After the massive victory for the BJP-led NDA coalition in the 2019 General Elections, the general sentiment was that India had voted for stability. This was evident from Inc42’s interactions with startup founders, investors as well as ecosystem stakeholders over the past week.
But we wanted to go beyond just talking to a few startup founders and throw the floor open to the entire startup ecosystem in India. The Inc42 survey that sought to understand the startup ecosystem’s expectations from the Narendra Modi-led government, has thrown up some interesting insights.
Overall, startups stated that they want more regulations in certain aspects of the startup ecosystem, and many sought more clarity on matters such as Angel Tax or tax breaks for startups. Additionally, many of the respondents were concerned about the slow pace of the Indian bureaucracy, as well as skill development targets for India and the lack of seed and late-stage funding.
What Does Indian Startup Ecosystem Want From The New Government?
As the new cabinet was sworn in this week and PM Modi takes charge for a second term, it’s time to understand what the startup ecosystem expects from the new government including the high priority infrastructure changes and improvements in the Startup India initiative. The survey was addressed to all stakeholders in the ecosystem, including startup founders, VCs, angel investors, incubators and more.
When asked about the top priority for the new government, the Indian startup ecosystem’s responses were overwhelmingly in favour of improving the seed and late stage funding prospects in the ecosystem. A whopping 62.8% of respondents wanted the government to boost seed and late stage funding as a top priority.
Among the other top priorities, startups calling for angel tax to be abolished (44.20%) was neck and neck with startups asking for GST exemption for startup products (45.35%).
Surprisingly, the startups that responded to the survey were not overly concerned about the economic slowdown that many experts expect will arrive. Economic growth slowed to 6.6% in the quarter ending December, the slowest in six quarters. Just 12.8% of respondents said that ‘tackling the expected economic slowdown’ should be the government’s top priority.

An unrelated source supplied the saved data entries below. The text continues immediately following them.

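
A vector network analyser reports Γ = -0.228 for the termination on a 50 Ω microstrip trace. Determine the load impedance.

Z_L ≈ 31.4 Ω

Z_L = Z_0·(1 + Γ)/(1 − Γ) = 50·(0.772)/(1.23)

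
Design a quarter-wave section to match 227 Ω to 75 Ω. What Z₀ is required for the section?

Z_qwt ≈ 130 Ω

Z_qwt = √(Z_0·R_L) = √(75 × 227) = √17020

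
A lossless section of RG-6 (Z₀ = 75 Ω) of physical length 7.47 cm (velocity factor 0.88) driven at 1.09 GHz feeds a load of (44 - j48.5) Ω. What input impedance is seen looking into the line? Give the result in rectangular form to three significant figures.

λ = v/f = 0.88·c / 1.09 GHz = 0.242 m
βl = 2π·l/λ = 2π × 0.308 = 111°
tan(βl) = tan(111°) = -2.6
Z_in = Z_0·(Z_L + jZ_0·tanβl)/(Z_0 + jZ_L·tanβl)
     = 75·(44 − j244)/(-51.1 − j114)

Z_in ≈ 122 + j83.5 Ω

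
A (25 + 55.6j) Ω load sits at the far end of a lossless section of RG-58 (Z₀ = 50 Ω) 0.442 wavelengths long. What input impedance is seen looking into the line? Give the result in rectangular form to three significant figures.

Z_in ≈ 13.9 + j27.5 Ω

βl = 2π × 0.442 = 159°
tan(βl) = tan(159°) = -0.381
Z_in = Z_0·(Z_L + jZ_0·tanβl)/(Z_0 + jZ_L·tanβl)
     = 50·(25 + j36.5)/(71.2 − j9.54)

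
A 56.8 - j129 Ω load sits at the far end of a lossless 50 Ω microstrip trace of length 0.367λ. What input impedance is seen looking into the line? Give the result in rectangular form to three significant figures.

βl = 2π × 0.367 = 132°
tan(βl) = tan(132°) = -1.11
Z_in = Z_0·(Z_L + jZ_0·tanβl)/(Z_0 + jZ_L·tanβl)
     = 50·(56.8 − j184)/(-92.7 − j62.8)

Z_in ≈ 25.2 + j82.4 Ω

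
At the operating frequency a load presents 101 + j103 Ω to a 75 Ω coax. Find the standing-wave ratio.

VSWR ≈ 3.17

Γ = (Z_L − Z_0)/(Z_L + Z_0) = (26 + j103)/(176 + j103)
|Γ| = 106/204 = 0.521
VSWR = (1 + |Γ|)/(1 − |Γ|) = 1.52/0.479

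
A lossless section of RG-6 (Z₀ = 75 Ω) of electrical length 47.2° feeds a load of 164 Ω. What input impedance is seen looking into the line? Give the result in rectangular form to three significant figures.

tan(βl) = tan(47.2°) = 1.08
Z_in = Z_0·(Z_L + jZ_0·tanβl)/(Z_0 + jZ_L·tanβl)
     = 75·(164 + j81)/(75 + j177)

Z_in ≈ 54 − j46.6 Ω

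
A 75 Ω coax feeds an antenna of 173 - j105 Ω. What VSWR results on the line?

Γ = (Z_L − Z_0)/(Z_L + Z_0) = (98 − j105)/(248 − j105)
|Γ| = 144/269 = 0.533
VSWR = (1 + |Γ|)/(1 − |Γ|) = 1.53/0.467

VSWR ≈ 3.29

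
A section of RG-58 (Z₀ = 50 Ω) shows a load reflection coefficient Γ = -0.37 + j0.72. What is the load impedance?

Z_L ≈ 7.2 + j30.1 Ω

Z_L = Z_0·(1 + Γ)/(1 − Γ) = 50·(0.63 + j0.72)/(1.37 − j0.72)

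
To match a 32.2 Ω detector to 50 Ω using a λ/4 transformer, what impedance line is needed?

Z_qwt = √(Z_0·R_L) = √(50 × 32.2) = √1610

Z_qwt ≈ 40.1 Ω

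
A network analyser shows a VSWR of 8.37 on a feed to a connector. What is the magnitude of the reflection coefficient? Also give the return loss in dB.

|Γ| ≈ 0.787; return loss ≈ 2.09 dB

|Γ| = (S − 1)/(S + 1) = (8.37 − 1)/(8.37 + 1) = 7.37/9.37
RL = −20·log₁₀|Γ| = −20·log₁₀(0.787)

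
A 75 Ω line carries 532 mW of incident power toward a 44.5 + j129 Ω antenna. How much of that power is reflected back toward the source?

|Γ| = |(-30.5 + j129)/(119.5 + j129)| = 0.754
|Γ|² = 0.568
P_refl = |Γ|²·P_inc = 302 mW, P_del = (1 − |Γ|²)·P_inc = 230 mW

P_reflected ≈ 302 mW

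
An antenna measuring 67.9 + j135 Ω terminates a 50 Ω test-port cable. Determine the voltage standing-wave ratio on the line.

VSWR ≈ 7.33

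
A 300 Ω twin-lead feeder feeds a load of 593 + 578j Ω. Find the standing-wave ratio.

Γ = (Z_L − Z_0)/(Z_L + Z_0) = (293 + j578)/(893 + j578)
|Γ| = 648/1060 = 0.609
VSWR = (1 + |Γ|)/(1 − |Γ|) = 1.61/0.391

VSWR ≈ 4.12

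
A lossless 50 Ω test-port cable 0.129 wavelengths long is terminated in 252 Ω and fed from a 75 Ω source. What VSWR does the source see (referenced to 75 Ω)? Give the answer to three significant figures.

VSWR ≈ 5.6

βl = 2π × 0.129 = 46.4°
tan(βl) = 1.05
Z_in = Z_0·(Z_L + jZ_0·tanβl)/(Z_0 + jZ_L·tanβl) = 18.2 − j44.1 Ω
Γ_s = (Z_in − Z_s)/(Z_in + Z_s) = (-56.8 − j44.1)/(93.2 − j44.1), |Γ_s| = 0.697
VSWR = (1 + |Γ_s|)/(1 − |Γ_s|)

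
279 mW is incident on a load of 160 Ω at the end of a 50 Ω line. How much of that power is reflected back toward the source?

Γ = (160 − 50)/(160 + 50) = 0.524
|Γ|² = 0.274
P_refl = |Γ|²·P_inc = 76.6 mW, P_del = (1 − |Γ|²)·P_inc = 202 mW

P_reflected ≈ 76.6 mW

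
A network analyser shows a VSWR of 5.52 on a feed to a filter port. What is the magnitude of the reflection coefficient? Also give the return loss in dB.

|Γ| ≈ 0.693; return loss ≈ 3.18 dB

|Γ| = (S − 1)/(S + 1) = (5.52 − 1)/(5.52 + 1) = 4.52/6.52
RL = −20·log₁₀|Γ| = −20·log₁₀(0.693)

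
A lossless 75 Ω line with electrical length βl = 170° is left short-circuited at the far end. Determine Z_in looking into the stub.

Z_in ≈ −j13.2 Ω

tan(βl) = -0.176
For a short-circuited stub, Z_in = jZ_0·tan(βl)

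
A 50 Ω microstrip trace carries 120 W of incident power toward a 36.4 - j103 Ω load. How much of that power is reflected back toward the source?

P_reflected ≈ 71.7 W

|Γ| = |(-13.6 − j103)/(86.4 − j103)| = 0.773
|Γ|² = 0.597
P_refl = |Γ|²·P_inc = 71.7 W, P_del = (1 − |Γ|²)·P_inc = 48.3 W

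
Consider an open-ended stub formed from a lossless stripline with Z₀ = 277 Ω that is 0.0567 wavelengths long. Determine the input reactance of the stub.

βl = 2π × 0.0567 = 20.4°
tan(βl) = 0.372
For an open-ended stub, Z_in = −jZ_0·cot(βl) = −jZ_0/tan(βl)

X_in ≈ -744 Ω (capacitive)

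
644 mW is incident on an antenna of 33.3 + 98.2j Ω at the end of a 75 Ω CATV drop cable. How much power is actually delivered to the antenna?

|Γ| = |(-41.7 + j98.2)/(108.3 + j98.2)| = 0.73
|Γ|² = 0.533
P_refl = |Γ|²·P_inc = 343 mW, P_del = (1 − |Γ|²)·P_inc = 301 mW

P_delivered ≈ 301 mW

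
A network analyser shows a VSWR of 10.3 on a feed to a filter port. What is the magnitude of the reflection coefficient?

|Γ| ≈ 0.823

|Γ| = (S − 1)/(S + 1) = (10.3 − 1)/(10.3 + 1) = 9.3/11.3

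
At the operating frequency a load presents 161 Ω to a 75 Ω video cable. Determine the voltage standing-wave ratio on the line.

VSWR ≈ 2.15

For a purely resistive load, VSWR = R_L/Z_0 or Z_0/R_L (whichever > 1) = 161/75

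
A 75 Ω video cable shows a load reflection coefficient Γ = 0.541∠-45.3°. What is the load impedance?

Z_L = Z_0·(1 + Γ)/(1 − Γ) = 75·(1.38 − j0.385)/(0.619 + j0.385)

Z_L ≈ 99.8 − j109 Ω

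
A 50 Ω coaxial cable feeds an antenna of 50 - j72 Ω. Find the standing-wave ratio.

VSWR ≈ 3.81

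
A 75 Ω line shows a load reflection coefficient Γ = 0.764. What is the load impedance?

Z_L = Z_0·(1 + Γ)/(1 − Γ) = 75·(1.76)/(0.236)

Z_L ≈ 561 Ω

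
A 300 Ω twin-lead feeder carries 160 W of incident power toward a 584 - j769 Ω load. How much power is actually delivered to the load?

|Γ| = |(284 − j769)/(884 − j769)| = 0.7
|Γ|² = 0.49
P_refl = |Γ|²·P_inc = 78.3 W, P_del = (1 − |Γ|²)·P_inc = 81.7 W

P_delivered ≈ 81.7 W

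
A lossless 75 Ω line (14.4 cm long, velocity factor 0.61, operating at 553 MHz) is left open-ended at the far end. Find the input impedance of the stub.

Z_in ≈ +j174 Ω

λ = v/f = 0.61·c / 553 MHz = 0.331 m
βl = 2π·l/λ = 2π × 0.435 = 157°
tan(βl) = -0.432
For an open-ended stub, Z_in = −jZ_0·cot(βl) = −jZ_0/tan(βl)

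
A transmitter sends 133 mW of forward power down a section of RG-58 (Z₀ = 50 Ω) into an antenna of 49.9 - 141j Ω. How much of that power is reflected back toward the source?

P_reflected ≈ 88.5 mW

|Γ| = |(-0.1 − j141)/(99.9 − j141)| = 0.816
|Γ|² = 0.666
P_refl = |Γ|²·P_inc = 88.5 mW, P_del = (1 − |Γ|²)·P_inc = 44.5 mW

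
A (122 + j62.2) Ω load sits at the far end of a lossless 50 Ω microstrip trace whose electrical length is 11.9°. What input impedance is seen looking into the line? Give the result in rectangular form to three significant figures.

tan(βl) = tan(11.9°) = 0.211
Z_in = Z_0·(Z_L + jZ_0·tanβl)/(Z_0 + jZ_L·tanβl)
     = 50·(122 + j72.7)/(36.9 + j25.7)

Z_in ≈ 158 − j11.2 Ω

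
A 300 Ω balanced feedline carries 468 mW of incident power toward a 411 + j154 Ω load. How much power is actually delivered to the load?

P_delivered ≈ 436 mW

|Γ| = |(111 + j154)/(711 + j154)| = 0.261
|Γ|² = 0.0681
P_refl = |Γ|²·P_inc = 31.9 mW, P_del = (1 − |Γ|²)·P_inc = 436 mW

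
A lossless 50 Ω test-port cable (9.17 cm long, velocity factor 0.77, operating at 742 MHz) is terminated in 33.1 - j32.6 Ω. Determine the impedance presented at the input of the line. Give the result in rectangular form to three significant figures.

Z_in ≈ 62.7 + j48.9 Ω

λ = v/f = 0.77·c / 742 MHz = 0.311 m
βl = 2π·l/λ = 2π × 0.295 = 106°
tan(βl) = tan(106°) = -3.48
Z_in = Z_0·(Z_L + jZ_0·tanβl)/(Z_0 + jZ_L·tanβl)
     = 50·(33.1 − j207)/(-63.4 − j115)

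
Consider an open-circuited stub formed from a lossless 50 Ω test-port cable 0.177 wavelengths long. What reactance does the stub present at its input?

βl = 2π × 0.177 = 63.7°
tan(βl) = 2.03
For an open-circuited stub, Z_in = −jZ_0·cot(βl) = −jZ_0/tan(βl)

X_in ≈ -24.7 Ω (capacitive)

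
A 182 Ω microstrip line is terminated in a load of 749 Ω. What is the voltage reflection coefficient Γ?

Γ = (Z_L − Z_0)/(Z_L + Z_0) = (749 − 182)/(749 + 182) = 567/931

Γ = 0.609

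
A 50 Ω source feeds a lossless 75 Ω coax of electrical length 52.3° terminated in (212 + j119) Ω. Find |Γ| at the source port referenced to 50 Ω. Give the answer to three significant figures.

tan(βl) = 1.29
Z_in = Z_0·(Z_L + jZ_0·tanβl)/(Z_0 + jZ_L·tanβl) = 39.1 − j69.2 Ω
Γ_s = (Z_in − Z_s)/(Z_in + Z_s) = (-10.9 − j69.2)/(89.1 − j69.2), |Γ_s| = 0.621

|Γ| ≈ 0.621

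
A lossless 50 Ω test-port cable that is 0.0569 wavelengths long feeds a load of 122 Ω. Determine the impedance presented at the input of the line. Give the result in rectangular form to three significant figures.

Z_in ≈ 75.9 − j50.5 Ω

βl = 2π × 0.0569 = 20.5°
tan(βl) = tan(20.5°) = 0.374
Z_in = Z_0·(Z_L + jZ_0·tanβl)/(Z_0 + jZ_L·tanβl)
     = 50·(122 + j18.7)/(50 + j45.6)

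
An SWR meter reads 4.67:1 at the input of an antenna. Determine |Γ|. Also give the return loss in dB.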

The Startup India programme has been the biggest government-sanctioned boost for the ecosystem. This is best reflected in the growth of the ecosystem in the past five years. However, startups still believe that the Startup India programme has some gaps that need to be addressed. The highest expectation in terms of improvements was towards funding and incubation support. 45.3% of respondents called for more state-level funding and incubator support, while 44.2% of startups wanted increased funding through the Startup India Fund of Funds.
The Indian startup ecosystem has come a long way over the past decade and we are entering a golden age for startups where growth is likely to come faster thanks to the infrastructure already in place. That being said, there’s a lot of room for improvement in many areas. For startups, the biggest infrastructural hurdle is the cost of doing business, with 81.4% of respondents calling it a major obstacle. The slow pace of bureaucracy was the second biggest in terms of votes with 74.4% respondents calling for an immediate overhaul in this sphere. Other issues on the radar of startups from an infrastructural point of view were India’s low per capita income (43.0% respondents) and logistics issues (39.5%).
Of course, startups are not just about government policy, funding and incentives. They are built by people and talent, so developing these is crucial for a tech-dependent ecosystem. Most startup respondents (65.1%) wanted more institutes teaching entrepreneurial skills, while upskilling programmes for the workforce at the state level earned 61.6% of the votes in the survey.
The New Government’s Promises For Startups
In its election manifesto, the Bharatiya Janata Party has promised an investment of INR 100 Lakh Cr ($14.36 Bn) in the infrastructure sector during the next five years. The major promises made in the manifesto were:
- Facilitating the establishment of 50,000 new startups in the nation by 2024
- Creating 100 Innovation Zones in Urban Local Bodies (ULBs)
- Setting up 500 new incubators and accelerators by 2024
- To promote and encourage Startups through the creation of a ‘Seed Startup Fund’ of INR 20,000 Cr
- To launch a new scheme to provide collateral-free credit up to INR 50 lakh for entrepreneurs. Of this, the party will guarantee 50% of the loan amount for female entrepreneurs and 25% of the loan amount for male entrepreneurs
- To setup new ‘Entrepreneurial Northeast’ scheme to provide financial support to the micro, small and medium industries and for employment generation in the Northeastern state
- To take the number of beneficiaries of Mudra loans up to 30 Cr
- Easing the regulatory requirement for startups
- Targeting time spent on tax compliance at 1 hour per month
While the promises, as always, are great in number, it remains to be seen how many of these are followed through by the new government, which was sworn in this week.